Admen are secretly plotting to invade your cellphone with their evil advertising.
They feel they have to: People’s reliance on television is waning in the face of cellphones, laptops, Blackberrys, and similar devices that all have one thing in common: They’re distractions from watching television.
Furthermore, folks are buying devices (like digital recorders) that allow them to avoid commercials even when they are watching television.
It’s an adman’s worst nightmare.
Yet he’s got a problem: We already have laws against telemarketing people if they don’t acquiesce to it. (I never do. As soon as I realize I’m talking to a telemarketer, I tell him to take my number off his list and not to call again. Consequently, I almost never get telemarketing calls.)
And nobody’s going to buy a phone that forces you to watch or listen to a commercial when you want to make or receive a call.

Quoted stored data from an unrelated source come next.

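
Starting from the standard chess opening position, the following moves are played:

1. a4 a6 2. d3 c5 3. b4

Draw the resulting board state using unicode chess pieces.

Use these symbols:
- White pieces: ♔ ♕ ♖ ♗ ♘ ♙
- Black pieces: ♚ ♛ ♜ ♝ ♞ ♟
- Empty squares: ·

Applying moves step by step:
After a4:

♜ ♞ ♝ ♛ ♚ ♝ ♞ ♜
♟ ♟ ♟ ♟ ♟ ♟ ♟ ♟
· · · · · · · ·
· · · · · · · ·
♙ · · · · · · ·
· · · · · · · ·
· ♙ ♙ ♙ ♙ ♙ ♙ ♙
♖ ♘ ♗ ♕ ♔ ♗ ♘ ♖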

We also have ample demonstration of the public’s refusal to have spam invade their e-mail boxes in the form of laws against this that will stiffen and become more effective with time (or else e-mail will go the way of the dinosaur and be replaced by a better, spam-secure system).
So what’s an evil adman to do?
Create content that is compelling enough that you’ll seek it out and be willing to put up with the advertising it contains.
This works in principle: It’s the principle on which TV shows support themselves: You tune in for the content and are willing to tolerate the advertisting.
But can it work on your cell phone? There are folks talking about producing mini-TV shows for cell phones (many of which now have color screens on which such shows could be watched). They even exist already in some countries. But can content that compelling be done under the format constraints a cellphone poses?
Time will tell.
In the meantime, the evil admen scheme and dream in their sinister sunken city.